Let’s examine a “Total Market” exercise and see where it leads
Let’s say you were Jello and were marketing a brand new dessert. This one is a mix of gelatin and cake. It comes in a box, costs $0.75 and mysteriously creates a beautiful mix of gelatin on top and cake on the bottom from just powder.
Step one: Using my “Theory of Everything ©” strategic planning methodology first look your business or client’s business sales objectives:
So I want to sell 346.7 million units this year or, essentially, 1 per person.
Step 2: Determine who is going to actually buy our Gelating+Cake Dessert (call G+C).
- Most likely the buyer will be female (G+C will be sold only in supermarkets)
- Most likely the woman will be young (young kids liked G+C in our tests)
Our first filter will be Women, 25-39, as the core market.
Looking at Ethnicity (and totally ignoring geographical concerns such as consumption indices, distribution, etc), we have:
|Women 25-39 who are…||Census 2013||As a %|
|White, Non Hispanic||18,239,655||57%|
|Hispanic (all races)||6,269,285||20%|
In looking at this, we then need to sell 346.7 million units to 31.8 million women or, basically, 11 units/year per women.
Step 3: Look at consumption indices: who buys more gelatin?
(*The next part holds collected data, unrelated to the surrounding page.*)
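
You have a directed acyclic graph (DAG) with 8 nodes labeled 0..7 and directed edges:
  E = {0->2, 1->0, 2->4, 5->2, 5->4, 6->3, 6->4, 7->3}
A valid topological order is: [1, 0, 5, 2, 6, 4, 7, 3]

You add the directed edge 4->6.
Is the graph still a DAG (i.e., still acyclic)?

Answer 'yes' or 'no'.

Answer: no

Derivation:
Given toposort: [1, 0, 5, 2, 6, 4, 7, 3]
Position of 4: index 5; position of 6: index 4
New edge 4->6: backward (u after v in old order)
Backward edge: old toposort is now invalid. Check if this creates a cycle.
Does 6 already reach 4? Reachable from 6: [3, 4, 6]. YES -> cycle!
Still a DAG? no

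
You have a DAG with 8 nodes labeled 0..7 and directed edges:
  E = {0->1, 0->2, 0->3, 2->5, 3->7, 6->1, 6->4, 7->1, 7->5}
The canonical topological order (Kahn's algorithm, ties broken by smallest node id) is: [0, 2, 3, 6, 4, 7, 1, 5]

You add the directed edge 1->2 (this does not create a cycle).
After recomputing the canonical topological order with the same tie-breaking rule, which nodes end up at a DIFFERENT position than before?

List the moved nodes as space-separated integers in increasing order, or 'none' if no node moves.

Old toposort: [0, 2, 3, 6, 4, 7, 1, 5]
Added edge 1->2
Recompute Kahn (smallest-id tiebreak):
  initial in-degrees: [0, 3, 2, 1, 1, 2, 0, 1]
  ready (indeg=0): [0, 6]
  pop 0: indeg[1]->2; indeg[2]->1; indeg[3]->0 | ready=[3, 6] | order so far=[0]
  pop 3: indeg[7]->0 | ready=[6, 7] | order so far=[0, 3]
  pop 6: indeg[1]->1; indeg[4]->0 | ready=[4, 7] | order so far=[0, 3, 6]
  pop 4: no out-edges | ready=[7] | order so far=[0, 3, 6, 4]
  pop 7: indeg[1]->0; indeg[5]->1 | ready=[1] | order so far=[0, 3, 6, 4, 7]
  pop 1: indeg[2]->0 | ready=[2] | order so far=[0, 3, 6, 4, 7, 1]
  pop 2: indeg[5]->0 | ready=[5] | order so far=[0, 3, 6, 4, 7, 1, 2]
  pop 5: no out-edges | ready=[] | order so far=[0, 3, 6, 4, 7, 1, 2, 5]
New canonical toposort: [0, 3, 6, 4, 7, 1, 2, 5]
Compare positions:
  Node 0: index 0 -> 0 (same)
  Node 1: index 6 -> 5 (moved)
  Node 2: index 1 -> 6 (moved)
  Node 3: index 2 -> 1 (moved)
  Node 4: index 4 -> 3 (moved)
  Node 5: index 7 -> 7 (same)
  Node 6: index 3 -> 2 (moved)
  Node 7: index 5 -> 4 (moved)
Nodes that changed position: 1 2 3 4 6 7

Answer: 1 2 3 4 6 7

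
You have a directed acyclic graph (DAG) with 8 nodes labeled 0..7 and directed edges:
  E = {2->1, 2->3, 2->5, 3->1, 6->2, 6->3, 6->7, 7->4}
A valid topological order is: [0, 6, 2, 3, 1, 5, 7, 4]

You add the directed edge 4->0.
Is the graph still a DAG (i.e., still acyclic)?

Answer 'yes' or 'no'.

Answer: yes

Derivation:
Given toposort: [0, 6, 2, 3, 1, 5, 7, 4]
Position of 4: index 7; position of 0: index 0
New edge 4->0: backward (u after v in old order)
Backward edge: old toposort is now invalid. Check if this creates a cycle.
Does 0 already reach 4? Reachable from 0: [0]. NO -> still a DAG (reorder needed).
Still a DAG? yes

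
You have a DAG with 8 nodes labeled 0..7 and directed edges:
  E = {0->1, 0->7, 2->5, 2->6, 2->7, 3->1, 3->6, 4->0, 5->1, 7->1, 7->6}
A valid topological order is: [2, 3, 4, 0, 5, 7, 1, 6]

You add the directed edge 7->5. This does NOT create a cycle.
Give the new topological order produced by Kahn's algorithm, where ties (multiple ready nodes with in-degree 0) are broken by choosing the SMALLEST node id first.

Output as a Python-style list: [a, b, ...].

Old toposort: [2, 3, 4, 0, 5, 7, 1, 6]
Added edge: 7->5
Position of 7 (5) > position of 5 (4). Must reorder: 7 must now come before 5.
Run Kahn's algorithm (break ties by smallest node id):
  initial in-degrees: [1, 4, 0, 0, 0, 2, 3, 2]
  ready (indeg=0): [2, 3, 4]
  pop 2: indeg[5]->1; indeg[6]->2; indeg[7]->1 | ready=[3, 4] | order so far=[2]
  pop 3: indeg[1]->3; indeg[6]->1 | ready=[4] | order so far=[2, 3]
  pop 4: indeg[0]->0 | ready=[0] | order so far=[2, 3, 4]
  pop 0: indeg[1]->2; indeg[7]->0 | ready=[7] | order so far=[2, 3, 4, 0]
  pop 7: indeg[1]->1; indeg[5]->0; indeg[6]->0 | ready=[5, 6] | order so far=[2, 3, 4, 0, 7]
  pop 5: indeg[1]->0 | ready=[1, 6] | order so far=[2, 3, 4, 0, 7, 5]
  pop 1: no out-edges | ready=[6] | order so far=[2, 3, 4, 0, 7, 5, 1]
  pop 6: no out-edges | ready=[] | order so far=[2, 3, 4, 0, 7, 5, 1, 6]
  Result: [2, 3, 4, 0, 7, 5, 1, 6]

Answer: [2, 3, 4, 0, 7, 5, 1, 6]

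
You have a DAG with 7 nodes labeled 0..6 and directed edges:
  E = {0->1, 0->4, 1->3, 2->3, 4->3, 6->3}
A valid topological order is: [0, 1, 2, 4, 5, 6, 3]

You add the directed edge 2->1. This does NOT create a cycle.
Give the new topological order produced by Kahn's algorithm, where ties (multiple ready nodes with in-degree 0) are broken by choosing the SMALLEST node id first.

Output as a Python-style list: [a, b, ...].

Answer: [0, 2, 1, 4, 5, 6, 3]

Derivation:
Old toposort: [0, 1, 2, 4, 5, 6, 3]
Added edge: 2->1
Position of 2 (2) > position of 1 (1). Must reorder: 2 must now come before 1.
Run Kahn's algorithm (break ties by smallest node id):
  initial in-degrees: [0, 2, 0, 4, 1, 0, 0]
  ready (indeg=0): [0, 2, 5, 6]
  pop 0: indeg[1]->1; indeg[4]->0 | ready=[2, 4, 5, 6] | order so far=[0]
  pop 2: indeg[1]->0; indeg[3]->3 | ready=[1, 4, 5, 6] | order so far=[0, 2]
  pop 1: indeg[3]->2 | ready=[4, 5, 6] | order so far=[0, 2, 1]
  pop 4: indeg[3]->1 | ready=[5, 6] | order so far=[0, 2, 1, 4]
  pop 5: no out-edges | ready=[6] | order so far=[0, 2, 1, 4, 5]
  pop 6: indeg[3]->0 | ready=[3] | order so far=[0, 2, 1, 4, 5, 6]
  pop 3: no out-edges | ready=[] | order so far=[0, 2, 1, 4, 5, 6, 3]
  Result: [0, 2, 1, 4, 5, 6, 3]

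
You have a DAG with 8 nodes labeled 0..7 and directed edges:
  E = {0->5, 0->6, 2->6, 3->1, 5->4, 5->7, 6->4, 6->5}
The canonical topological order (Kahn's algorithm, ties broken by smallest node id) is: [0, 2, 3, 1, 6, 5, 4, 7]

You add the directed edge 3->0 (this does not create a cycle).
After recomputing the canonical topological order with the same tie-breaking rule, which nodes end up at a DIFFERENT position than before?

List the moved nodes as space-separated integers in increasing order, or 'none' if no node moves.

Old toposort: [0, 2, 3, 1, 6, 5, 4, 7]
Added edge 3->0
Recompute Kahn (smallest-id tiebreak):
  initial in-degrees: [1, 1, 0, 0, 2, 2, 2, 1]
  ready (indeg=0): [2, 3]
  pop 2: indeg[6]->1 | ready=[3] | order so far=[2]
  pop 3: indeg[0]->0; indeg[1]->0 | ready=[0, 1] | order so far=[2, 3]
  pop 0: indeg[5]->1; indeg[6]->0 | ready=[1, 6] | order so far=[2, 3, 0]
  pop 1: no out-edges | ready=[6] | order so far=[2, 3, 0, 1]
  pop 6: indeg[4]->1; indeg[5]->0 | ready=[5] | order so far=[2, 3, 0, 1, 6]
  pop 5: indeg[4]->0; indeg[7]->0 | ready=[4, 7] | order so far=[2, 3, 0, 1, 6, 5]
  pop 4: no out-edges | ready=[7] | order so far=[2, 3, 0, 1, 6, 5, 4]
  pop 7: no out-edges | ready=[] | order so far=[2, 3, 0, 1, 6, 5, 4, 7]
New canonical toposort: [2, 3, 0, 1, 6, 5, 4, 7]
Compare positions:
  Node 0: index 0 -> 2 (moved)
  Node 1: index 3 -> 3 (same)
  Node 2: index 1 -> 0 (moved)
  Node 3: index 2 -> 1 (moved)
  Node 4: index 6 -> 6 (same)
  Node 5: index 5 -> 5 (same)
  Node 6: index 4 -> 4 (same)
  Node 7: index 7 -> 7 (same)
Nodes that changed position: 0 2 3

Answer: 0 2 3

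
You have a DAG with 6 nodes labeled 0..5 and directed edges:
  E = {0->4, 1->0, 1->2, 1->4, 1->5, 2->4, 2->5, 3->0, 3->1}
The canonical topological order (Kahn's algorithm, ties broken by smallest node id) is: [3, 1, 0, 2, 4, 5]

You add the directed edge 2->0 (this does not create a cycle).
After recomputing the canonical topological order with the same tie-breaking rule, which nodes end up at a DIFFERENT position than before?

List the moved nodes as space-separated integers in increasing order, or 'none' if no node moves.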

Who buys less? And we would then lay in the expected consumption.
|Women 25-39 who are…||Census 2013||As a %||Gelatin Index||Per Capita||Consumption||As a %|
|White, Non Hispanic||18,239,655||57%||80||8.7||158,930,197||46%|
|Hispanic (all races)||6,269,285||20%||158||17.2||107,888,440||31%|
So now we see that both, the Hispanic and Black/African American markets are very important. They represent only 34% of all women 25-39 they represent 47% of the total gelatin consumption.